That may be a debatable point, and public opinion surveys aren't clear on how many agree with it. But women in Iraq have been decorated for directly engaging enemy fighters and saving other soldiers' lives as a result. Army Airborne Capt. Kellie McCoy earned a Bronze Star with combat "V" (for valor) for a 2003 incident in Fallujah. Leading a patrol that got ambushed and took casualties, she hopped up into the Humvee's machine gun turret, killed a couple of the attackers, then led her men to safety.
But this deeply emotional and personal issue is not clear-cut for many people, no matter what their politics or world view.
Beth Coye is a retired US Navy commander who served from 1960 to 1980. She describes herself as very liberal politically, a staunch feminist, one who thinks women should be able to serve aboard US submarines. Still, she can't bring herself to accept the notion of women as front-line ground troops.
"Women are performing well in Iraq, and we knew they would and could," says Commander Coye, who has taught at the Naval War College. "But for me, the deal still is rifle carrying and all that. I can't quite get there myself; I really can't."
Sam Huff's parents aren't planning anything special for Memorial Day. After three services for their daughter, "We're pretty memorialed out," BobHuff says. They know they need to get on with their lives.
Still, they remain close to Sam's military friends, and find that a comfort. "The recruiters who worked with Sam have been coming by the house, and we have a real good relationship," he says. "The military in general and the Army in particular have done everything they possibly can to make us comfortable, to make us feel a part of their family, and to try to take some of the burden off of us."
What advice would he give others whose children may want to enter military service? "I would just say the obligation on the parents' part is to make sure the child or young adult knows the risks and consequences involved, and knows as much about what war brings as they can.

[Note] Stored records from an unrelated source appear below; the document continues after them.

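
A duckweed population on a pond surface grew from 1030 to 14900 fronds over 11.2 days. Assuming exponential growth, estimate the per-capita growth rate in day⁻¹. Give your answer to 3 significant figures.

From N(t) = N₀·e^(rt): e^(r·11.2) = 14900/1030 = 14.466.
r·11.2 = ln(14.466) = 2.6718, so r = 2.6718/11.2 = 0.23855.

0.239 per day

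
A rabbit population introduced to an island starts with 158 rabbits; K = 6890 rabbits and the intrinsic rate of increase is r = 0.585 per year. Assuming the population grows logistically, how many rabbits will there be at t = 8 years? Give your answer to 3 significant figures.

4940 rabbits

A = (K − N₀)/N₀ = (6890 − 158)/158 = 42.608.
N(t) = K/(1 + A·e^(−rt)) = 6890/(1 + 42.608×e^(−0.585×8)).
e^(−4.68) = 0.009279; denominator = 1 + 42.608×0.009279 = 1.3954.
N = 6890/1.3954 = 4937.81.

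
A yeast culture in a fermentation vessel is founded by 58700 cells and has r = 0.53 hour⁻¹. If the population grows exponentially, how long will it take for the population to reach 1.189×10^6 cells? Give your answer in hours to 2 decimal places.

Set N₀·e^(rt) = 1.189×10^6: e^(0.53·t) = 1.189×10^6/58700 = 20.256.
0.53·t = ln(20.256) = 3.0084, so t = 3.0084/0.53 = 5.6763.

5.68 hours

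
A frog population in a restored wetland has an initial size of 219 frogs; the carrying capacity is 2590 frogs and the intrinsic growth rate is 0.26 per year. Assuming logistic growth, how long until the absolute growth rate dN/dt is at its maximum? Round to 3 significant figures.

Logistic growth is fastest at N = K/2 = 1295.
A = (K − N₀)/N₀ = 10.826. Set K/(1 + A·e^(−rt)) = K/2 → A·e^(−rt) = 1.
e^(−0.26t) = 1/10.826 = 0.0923661, so t = ln(10.826)/0.26 = 2.382/0.26 = 9.1615.

9.16 years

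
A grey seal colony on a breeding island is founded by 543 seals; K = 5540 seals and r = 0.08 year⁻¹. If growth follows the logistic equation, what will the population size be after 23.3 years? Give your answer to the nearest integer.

2283 seals

A = (K − N₀)/N₀ = (5540 − 543)/543 = 9.2026.
N(t) = K/(1 + A·e^(−rt)) = 5540/(1 + 9.2026×e^(−0.08×23.3)).
e^(−1.864) = 0.15505; denominator = 1 + 9.2026×0.15505 = 2.4269.
N = 5540/2.4269 = 2282.78.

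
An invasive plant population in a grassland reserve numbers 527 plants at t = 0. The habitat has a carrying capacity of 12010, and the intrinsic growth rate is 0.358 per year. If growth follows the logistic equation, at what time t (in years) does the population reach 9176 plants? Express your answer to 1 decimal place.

11.9 years

A = (K − N₀)/N₀ = (12010 − 527)/527 = 21.789.
Solve 12010/(1 + 21.789·e^(−0.358t)) = 9176: 1 + 21.789·e^(−0.358t) = 1.3088, so e^(−0.358t) = 0.0141743.
−0.358·t = ln(0.0141743) = -4.2563, so t = 4.2563/0.358 = 11.889.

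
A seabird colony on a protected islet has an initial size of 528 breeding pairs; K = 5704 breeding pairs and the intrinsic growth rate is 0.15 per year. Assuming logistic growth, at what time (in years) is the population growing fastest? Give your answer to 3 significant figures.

15.2 years

Logistic growth is fastest at N = K/2 = 2852.
A = (K − N₀)/N₀ = 9.803. Set K/(1 + A·e^(−rt)) = K/2 → A·e^(−rt) = 1.
e^(−0.15t) = 1/9.803 = 0.102009, so t = ln(9.803)/0.15 = 2.2827/0.15 = 15.218.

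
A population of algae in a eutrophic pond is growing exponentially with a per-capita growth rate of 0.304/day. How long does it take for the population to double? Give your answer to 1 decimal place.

2.3 days

Doubling time t_d = ln(2)/r = 0.6931/0.304 = 2.2801.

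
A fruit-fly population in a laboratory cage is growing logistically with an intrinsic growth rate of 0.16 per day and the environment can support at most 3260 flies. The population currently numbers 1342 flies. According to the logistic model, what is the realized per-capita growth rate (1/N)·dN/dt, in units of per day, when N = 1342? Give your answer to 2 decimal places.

0.09 per day

(1/N)·dN/dt = r(1 − N/K) = 0.16 × (1 − 1342/3260).
= 0.16 × 0.58834 = 0.094135.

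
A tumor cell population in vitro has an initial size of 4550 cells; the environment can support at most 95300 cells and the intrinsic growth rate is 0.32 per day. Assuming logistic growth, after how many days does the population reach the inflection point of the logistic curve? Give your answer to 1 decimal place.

Logistic growth is fastest at N = K/2 = 47650.
A = (K − N₀)/N₀ = 19.945. Set K/(1 + A·e^(−rt)) = K/2 → A·e^(−rt) = 1.
e^(−0.32t) = 1/19.945 = 0.0501377, so t = ln(19.945)/0.32 = 2.993/0.32 = 9.3531.

9.4 days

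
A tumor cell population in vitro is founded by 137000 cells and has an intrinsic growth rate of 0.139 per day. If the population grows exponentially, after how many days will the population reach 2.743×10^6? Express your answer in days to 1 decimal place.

21.6 days

Set N₀·e^(rt) = 2.743×10^6: e^(0.139·t) = 2.743×10^6/137000 = 20.022.
0.139·t = ln(20.022) = 2.9968, so t = 2.9968/0.139 = 21.56.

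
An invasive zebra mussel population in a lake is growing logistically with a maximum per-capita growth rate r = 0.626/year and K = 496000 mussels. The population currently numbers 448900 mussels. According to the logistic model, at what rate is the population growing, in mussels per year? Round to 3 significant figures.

26700 mussels per year

dN/dt = rN(1 − N/K) = 0.626 × 448900 × (1 − 448900/496000).
1 − 448900/496000 = 0.09496; dN/dt = 0.626 × 448900 × 0.09496 = 26685.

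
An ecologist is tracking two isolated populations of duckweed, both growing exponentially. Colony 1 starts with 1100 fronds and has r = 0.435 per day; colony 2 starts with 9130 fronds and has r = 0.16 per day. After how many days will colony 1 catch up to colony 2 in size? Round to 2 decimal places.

Set 1100·e^(0.435t) = 9130·e^(0.16t).
e^((0.435 − 0.16)t) = 9130/1100 → e^(0.275·t) = 8.3.
0.275·t = ln(8.3) = 2.1163, so t = 2.1163/0.275 = 7.6955.

7.70 days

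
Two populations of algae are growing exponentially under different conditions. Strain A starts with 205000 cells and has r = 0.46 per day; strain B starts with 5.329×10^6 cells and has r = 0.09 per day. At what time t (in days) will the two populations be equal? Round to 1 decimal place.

8.8 days

Set 205000·e^(0.46t) = 5.329×10^6·e^(0.09t).
e^((0.46 − 0.09)t) = 5.329×10^6/205000 → e^(0.37·t) = 25.995.
0.37·t = ln(25.995) = 3.2579, so t = 3.2579/0.37 = 8.8052.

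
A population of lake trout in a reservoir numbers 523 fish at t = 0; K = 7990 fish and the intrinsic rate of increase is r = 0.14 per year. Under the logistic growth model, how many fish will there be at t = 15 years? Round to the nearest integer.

2907 fish

A = (K − N₀)/N₀ = (7990 − 523)/523 = 14.277.
N(t) = K/(1 + A·e^(−rt)) = 7990/(1 + 14.277×e^(−0.14×15)).
e^(−2.1) = 0.12246; denominator = 1 + 14.277×0.12246 = 2.7483.
N = 7990/2.7483 = 2907.21.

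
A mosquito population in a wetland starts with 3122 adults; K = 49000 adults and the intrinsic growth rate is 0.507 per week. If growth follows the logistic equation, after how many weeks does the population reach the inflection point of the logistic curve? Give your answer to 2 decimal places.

Logistic growth is fastest at N = K/2 = 24500.
A = (K − N₀)/N₀ = 14.695. Set K/(1 + A·e^(−rt)) = K/2 → A·e^(−rt) = 1.
e^(−0.507t) = 1/14.695 = 0.06805, so t = ln(14.695)/0.507 = 2.6875/0.507 = 5.3008.

5.30 weeks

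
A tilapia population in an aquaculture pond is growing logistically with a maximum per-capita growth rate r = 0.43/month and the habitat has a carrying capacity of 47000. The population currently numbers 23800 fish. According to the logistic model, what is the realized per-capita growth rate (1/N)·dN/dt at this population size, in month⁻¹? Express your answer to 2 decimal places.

0.21 per month

(1/N)·dN/dt = r(1 − N/K) = 0.43 × (1 − 23800/47000).
= 0.43 × 0.49362 = 0.21226.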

It's the responsibility of the parent to make sure they make an informed decision, but ultimately the choice has to be theirs."
On the question of gender and military service, he still believes, as his daughter did, that "they should all be put to the same test, and if they can cut it, there is absolutely no reason in the world that they shouldn't serve."
And he adds, "Thank God that we have the number of young people we do who are willing to fight for their country."
But there is another kind of equality here, too, Sam Huff's father acknowledges: "If your child dies in a war in a foreign land, male or female, it's going to hurt just the same."
Memorial Day traces its roots to the years after the Civil War, though there are competing claims over its origins.
Waterloo, N.Y., received the official nod, in 1966, as the "birthplace" of Memorial Day. There, a ceremony on May 5, 1866, honored local veterans who had fought in the Civil War.
Two years later, a Union veterans' association established Decoration Day as a time to decorate soldiers' graves with flowers. May 30, when most of the country was in bloom, was the chosen date. The first observance was at Arlington National Cemetery, where small US flags were placed on each grave.
After World War I, the observance was expanded to honor fallen veterans of all wars.
In 1950, Congress asked the president to issue a proclamation calling on the American people to observe each Memorial Day as a day of prayer for permanent peace, and designating a period that day when they might unite in prayer.
Memorial Day became a national holiday in 1971.
This year, President Bush declared May 30 as a day of prayer for permanent peace and the hour of 11 a.m. as a time to unite in prayer.